Maple Valley Fire and Life Safety is about to graduate its latest class of Community Emergency Response Team members this week.

These community members are the latest group to participate in the seven week long disaster preparedness course that raises awareness, teaches disaster assessment skills and helps students gain confidence so they can react productively and responsibly during a disaster situation.

According to Janine Johnson, public education specialist for the Maple Valley Fire department, there are “170 CERT members, five captains and 17 HAM radio operators.” “Our 2009-2 class graduates this Thursday evening at station 81,” Johnson said in an e-mail. “The class will take everything they have learned for the past seven weeks and put their talents to work in a disaster simulation. We will have patients moulaged and screaming.”

During the course of the seven week class, students learn about basic disaster preparedness, the principles of triage, patient assessment, how to diagnose and treat airway obstructions, bleeding and shock, as well as how to deal with fires, some basic search and rescue techniques as well as disaster psychology.

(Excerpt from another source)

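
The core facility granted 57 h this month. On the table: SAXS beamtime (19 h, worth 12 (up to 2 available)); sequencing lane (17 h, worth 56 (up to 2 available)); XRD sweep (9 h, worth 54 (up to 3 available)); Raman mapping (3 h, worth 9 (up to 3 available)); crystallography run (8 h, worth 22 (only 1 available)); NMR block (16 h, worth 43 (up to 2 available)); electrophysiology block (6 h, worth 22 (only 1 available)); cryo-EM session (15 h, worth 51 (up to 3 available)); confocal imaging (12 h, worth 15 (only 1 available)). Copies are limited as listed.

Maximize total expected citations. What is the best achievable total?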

Once these members have graduated, they are put on the department’s CERT map, then assigned to a CERT captain based on where on they map grid they are located.

“When a disaster does occur, the CERT Members will report damage and injures to their captain and their captain will report the information to myself (CERT Leader) or the EOC,” Johnson explained. “They will be using the same incident command system the firefighters use. There are only 15-17 firefighters on duty each day and there are 50,000 people in and out of the Maple Valley area during the day.”

Having community members on the CERT team provides a critical support system to Maple Valley’s first responders.

“The firefighters want to be there for our citizens right away, but just won’t be able to,” Johnson said. “It is truly going to be neighbors helping neighbors. It is our community that we need to count on to help following a disaster so it makes perfect sense to train them.”